The following is mostly a reply I gave in someone else's thread. I wanted to share it without risking the other threadfolk getting backlash.

Concerning whether or not US-Americans know and/or care that yesterday could easily have been the start of WWIII/a global nuclear event:

A lot of us care and are aware. Enough that we were checking the news every few mins yesterday & dreading the approach of 8pm EST.

Please don't paint all US-Americans with the same brush of dismissive judgment....

1/2

....An uncounted but large number of us have been fighting this as hard as we know how for more than 10 years. We are scared, exhausted, and despairing, and there aren't enough words for us to say how deeply sorry we are that our government is menacing the whole world.

2/2

#AmericanPerspective
#WarIsHell
#25thAmmendmentNOW

@courtcan
From the outside it just looks so easy to fix, from the inside it's a bit more complicated.

I'm neither citizen nor resident, but I've also known citizens who've been fighting against the authoritarianism all millennium.

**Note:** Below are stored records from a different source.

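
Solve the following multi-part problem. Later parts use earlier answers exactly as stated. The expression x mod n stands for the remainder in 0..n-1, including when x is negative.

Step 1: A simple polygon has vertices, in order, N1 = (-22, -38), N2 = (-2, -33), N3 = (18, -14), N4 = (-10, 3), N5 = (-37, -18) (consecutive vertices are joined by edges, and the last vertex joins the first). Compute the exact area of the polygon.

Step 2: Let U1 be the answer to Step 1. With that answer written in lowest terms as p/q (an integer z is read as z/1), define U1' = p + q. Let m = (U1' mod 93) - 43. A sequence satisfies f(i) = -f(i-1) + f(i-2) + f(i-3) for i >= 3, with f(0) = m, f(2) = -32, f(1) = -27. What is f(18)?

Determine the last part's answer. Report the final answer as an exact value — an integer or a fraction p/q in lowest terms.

Step 1: cross terms: (-22*-33 - -2*-38)=650, (-2*-14 - 18*-33)=622, (18*3 - -10*-14)=-86, (-10*-18 - -37*3)=291, (-37*-38 - -22*-18)=1010; twice the area = |2487| = 2487; area = 2487/2; answer 2487/2
Step 2: U1 = 2487/2; threaded value p + q = 2489; m = 28; f(3) = -1*(-32) + 1*(-27) + 1*(28) = 33; iterating: f(3)=33, f(4)=-92, f(5)=93, f(6)=-152, f(7)=153, f(8)=-212, f(9)=213, f(10)=-272, f(11)=273, f(12)=-332, f(13)=333, f(14)=-392, f(15)=393, f(16)=-452, f(17)=453, f(18)=-512; answer -512

-512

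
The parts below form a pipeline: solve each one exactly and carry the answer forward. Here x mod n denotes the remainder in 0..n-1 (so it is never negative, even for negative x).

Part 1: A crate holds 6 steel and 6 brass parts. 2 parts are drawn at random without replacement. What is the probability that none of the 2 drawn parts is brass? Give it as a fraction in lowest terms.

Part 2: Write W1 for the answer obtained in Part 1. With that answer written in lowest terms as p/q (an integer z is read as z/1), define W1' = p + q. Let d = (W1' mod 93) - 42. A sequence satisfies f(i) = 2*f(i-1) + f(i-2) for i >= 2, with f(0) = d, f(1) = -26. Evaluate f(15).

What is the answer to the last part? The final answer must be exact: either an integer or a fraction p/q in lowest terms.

-6282380

Part 1: total draws C(12,2) = 66; favorable C(6,2) = 15; P = 5/22; answer 5/22
Part 2: W1 = 5/22; threaded value p + q = 27; d = -15; f(2) = 2*(-26) + 1*(-15) = -67; iterating: f(2)=-67, f(3)=-160, f(4)=-387, f(5)=-934, f(6)=-2255, f(7)=-5444, f(8)=-13143, f(9)=-31730, f(10)=-76603, f(11)=-184936, f(12)=-446475, f(13)=-1077886, f(14)=-2602247, f(15)=-6282380; answer -6282380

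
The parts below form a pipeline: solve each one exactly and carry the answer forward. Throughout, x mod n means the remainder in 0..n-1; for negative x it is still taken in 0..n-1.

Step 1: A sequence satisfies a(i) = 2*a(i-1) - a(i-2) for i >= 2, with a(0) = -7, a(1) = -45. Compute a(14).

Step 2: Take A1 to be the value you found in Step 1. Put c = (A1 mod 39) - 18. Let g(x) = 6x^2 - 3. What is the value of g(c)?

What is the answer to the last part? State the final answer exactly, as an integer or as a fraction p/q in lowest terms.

Step 1: a(2) = 2*(-45) - 1*(-7) = -83; iterating: a(2)=-83, a(3)=-121, a(4)=-159, a(5)=-197, a(6)=-235, a(7)=-273, a(8)=-311, a(9)=-349, a(10)=-387, a(11)=-425, a(12)=-463, a(13)=-501, a(14)=-539; answer -539
Step 2: A1 = -539; c = -11; 6*(-11)^2 - 3 = (726) + (-3) = 723; answer 723

723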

But even as an outsider I can know I've been talking about the inevitability of this disaster for a long time, but I can't know if I was really correct, or just got lucky that reality aligned with my views, and that makes it even harder to bring others aboard.

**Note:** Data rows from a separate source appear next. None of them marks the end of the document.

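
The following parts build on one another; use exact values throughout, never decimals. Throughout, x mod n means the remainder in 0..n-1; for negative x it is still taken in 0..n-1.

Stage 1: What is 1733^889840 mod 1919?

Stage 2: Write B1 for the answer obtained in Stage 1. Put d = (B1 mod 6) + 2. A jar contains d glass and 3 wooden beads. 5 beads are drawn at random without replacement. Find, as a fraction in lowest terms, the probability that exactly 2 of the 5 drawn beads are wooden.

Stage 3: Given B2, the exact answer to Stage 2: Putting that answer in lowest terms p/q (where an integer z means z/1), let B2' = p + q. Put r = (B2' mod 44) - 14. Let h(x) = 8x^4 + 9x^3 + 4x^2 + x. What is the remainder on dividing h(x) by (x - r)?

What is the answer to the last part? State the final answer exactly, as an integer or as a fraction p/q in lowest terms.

Stage 1: squarings mod 1919: 1733^1=1733, 1733^2=54, 1733^4=997, 1733^8=1886, 1733^16=1089, 1733^32=1898, 1733^64=441, 1733^128=662, 1733^256=712, 1733^512=328, 1733^1024=120, 1733^2048=967, 1733^4096=536, 1733^8192=1365, 1733^16384=1795, 1733^32768=24, 1733^65536=576, 1733^131072=1708, 1733^262144=384, 1733^524288=1612; 1733^889840 = 1733^16 * 1733^32 * 1733^64 * 1733^128 * 1733^256 * 1733^512 * 1733^4096 * 1733^32768 * 1733^65536 * 1733^262144 * 1733^524288 = 289 (mod 1919); answer 289
Stage 2: B1 = 289; d = 3; total draws C(6,5) = 6; favorable C(3,2)*C(3,3) = 3; P = 1/2; answer 1/2
Stage 3: B2 = 1/2; threaded value p + q = 3; r = -11; remainder = value at the root: 8*(-11)^4 + 9*(-11)^3 + 4*(-11)^2 + 1*(-11)^1 = (117128) + (-11979) + (484) + (-11) = 105622; answer 105622

105622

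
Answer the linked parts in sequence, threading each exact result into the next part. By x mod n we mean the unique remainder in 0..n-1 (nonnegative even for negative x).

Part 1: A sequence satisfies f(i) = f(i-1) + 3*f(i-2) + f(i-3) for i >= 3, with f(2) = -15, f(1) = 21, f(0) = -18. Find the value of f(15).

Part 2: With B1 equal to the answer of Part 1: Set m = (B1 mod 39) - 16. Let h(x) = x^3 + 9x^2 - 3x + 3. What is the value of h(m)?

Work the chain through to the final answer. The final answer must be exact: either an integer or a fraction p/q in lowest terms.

Part 1: f(3) = 1*(-15) + 3*(21) + 1*(-18) = 30; iterating: f(3)=30, f(4)=6, f(5)=81, f(6)=129, f(7)=378, f(8)=846, f(9)=2109, f(10)=5025, f(11)=12198, f(12)=29382, f(13)=71001, f(14)=171345, f(15)=413730; answer 413730
Part 2: B1 = 413730; m = 2; 1*(2)^3 + 9*(2)^2 - 3*(2)^1 + 3 = (8) + (36) + (-6) + (3) = 41; answer 41

41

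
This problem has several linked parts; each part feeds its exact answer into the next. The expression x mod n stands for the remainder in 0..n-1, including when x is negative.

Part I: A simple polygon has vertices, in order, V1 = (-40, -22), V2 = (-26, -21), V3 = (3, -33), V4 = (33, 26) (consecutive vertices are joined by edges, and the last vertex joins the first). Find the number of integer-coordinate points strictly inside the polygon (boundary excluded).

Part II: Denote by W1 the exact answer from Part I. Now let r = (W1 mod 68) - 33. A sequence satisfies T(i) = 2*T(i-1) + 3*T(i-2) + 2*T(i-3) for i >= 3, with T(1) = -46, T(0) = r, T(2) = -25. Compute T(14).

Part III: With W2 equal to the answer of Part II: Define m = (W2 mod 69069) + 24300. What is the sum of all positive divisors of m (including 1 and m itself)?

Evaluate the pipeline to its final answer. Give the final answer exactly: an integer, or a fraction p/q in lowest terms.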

It sucks, but the suffering of the last 12 months may well have been what it takes for people, ordinary people, both inside and outside the US to be able to get to grips with what we need to do to create effective change.

@hypostase we can't even fix our gun problem despite hundreds of mass shootings @courtcan

@draNgNon
I'd've said you were about 20 years away on that, now that you've got politicians who were shot at as kids.

But, maybe with things like tje Minnesotan demonstration of community in action, there's an chance to shorten that timeline as you clean up the other problems.